Кузьму знобило, но лоб и щеки горели. Плюнув на приличия, – не пропадать же человеку! – Маргоша раздела соседа. Задрала гачи тонких кальсон до колен, растерла грудь, плечи и ноги полотенцем, вымоченным в уксусной воде. Он пришел в себя, что затруднило целительские усилия: поджался, стесняясь, уставился испуганно и молча, словно женщина не лечила его, хворого, а на него покушалась. Маргоша, так же молча, кинула на Кузьму банное полотенце, висевшее на спинке кровати. Померила температуру – тридцать восемь и пять. Слава богу, начался спад. Присела на табурет обдумать дальнейшие действия и вздрогнула – приметила за огромным нарышкинским шлепанцем крысу с длинным хвостом. Крыса была плоская. Мертвая, раздавленная…

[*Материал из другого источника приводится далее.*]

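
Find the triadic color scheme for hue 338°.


Triadic: equally spaced at 120° intervals
H1 = 338°
H2 = (338 + 120) mod 360 = 98°
H3 = (338 + 240) mod 360 = 218°
Triadic = 338°, 98°, 218°


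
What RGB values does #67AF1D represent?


67 → 103 (R)
AF → 175 (G)
1D → 29 (B)
= RGB(103, 175, 29)


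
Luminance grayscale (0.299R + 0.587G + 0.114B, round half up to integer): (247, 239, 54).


Gray = 0.299×R + 0.587×G + 0.114×B
Gray = 0.299×247 + 0.587×239 + 0.114×54
Gray = 73.853 + 140.293 + 6.156
Gray = 220.302 → round half up → 220
Gray = 220


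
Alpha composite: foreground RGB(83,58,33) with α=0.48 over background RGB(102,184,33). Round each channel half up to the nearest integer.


C = α×F + (1-α)×B, with 1-α = 0.52
R: 0.48×83 + 0.52×102 = 39.84 + 53.04 = 92.88 → 93
G: 0.48×58 + 0.52×184 = 27.84 + 95.68 = 123.52 → 124
B: 0.48×33 + 0.52×33 = 15.84 + 17.16 = 33.00 → 33
= RGB(93, 124, 33)


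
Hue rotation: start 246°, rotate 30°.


New hue = (H + rotation) mod 360
New hue = (246 + 30) mod 360
= 276 mod 360
= 276°


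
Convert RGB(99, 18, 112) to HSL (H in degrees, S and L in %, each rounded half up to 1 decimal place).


Normalize: R'=99/255≈0.3882, G'=18/255≈0.0706, B'=112/255≈0.4392
Max=112/255, Min=18/255, Δ=Max-Min=94/255
L = (Max+Min)/2 = (112+18)/510 = 130/510 = 0.25490… → L = 25.5%
L ≤ 0.5 → S = Δ/(Max+Min) = 94/(112+18) = 94/130 = 0.72307… → S = 72.3%
(the 1/255 factors cancel in S and H, so raw channel differences can be used)
Max is B' → H = 60 × ((R-G)/Δ + 4) = 60 × ((99-18)/94 + 4)
  81/94 + 4 = 0.8617… + 4 = 4.8617…
  H = 60 × 4.8617… = 291.702…° → H = 291.7°
= HSL(291.7°, 72.3%, 25.5%)


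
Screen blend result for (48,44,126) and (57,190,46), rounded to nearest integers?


Screen: C = 255 - (255-A)×(255-B)/255, rounded to nearest integer
R: 255 - (255-48)×(255-57)/255 = 255 - 40986/255 ≈ 255 - 160.729 = 94.271 → 94
G: 255 - (255-44)×(255-190)/255 = 255 - 13715/255 ≈ 255 - 53.784 = 201.216 → 201
B: 255 - (255-126)×(255-46)/255 = 255 - 26961/255 ≈ 255 - 105.729 = 149.271 → 149
= RGB(94, 201, 149)


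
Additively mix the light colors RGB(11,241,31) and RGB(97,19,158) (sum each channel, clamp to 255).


Additive: each channel = min(255, C₁+C₂)
R: 11+97 = 108 → 108
G: 241+19 = 260 → 255
B: 31+158 = 189 → 189
= RGB(108, 255, 189)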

Всмотревшись, перевела дух: варежки испугалась! Варежки, связанной из серого кроличьего пуха. То, что почудилось хвостом, оказалось порванной тесемкой. Матери пришивают к рукавичкам маленьких растеряш тесьму или резинку и пропускают ее через петлю под воротником. Значит, Кузьма тоже часто терял мелкие предметы одежды. Взрослый мужчина, смех и грех… А вот и вторая чуть подальше. Эта лежала ладонью вверх, будто чего-то просила. Такие жалкие, большие и одновременно детские варежки. Если б их нашел какой-нибудь новоявленный Шерлок Холмс, он за считаные секунды раскрыл бы характер владельца. Впрочем, тут сыщиком быть не надо, чтобы обо всем догадаться… Маргоша нагнулась поднять варежки и обнаружила под кроватью хозяйскую подушку.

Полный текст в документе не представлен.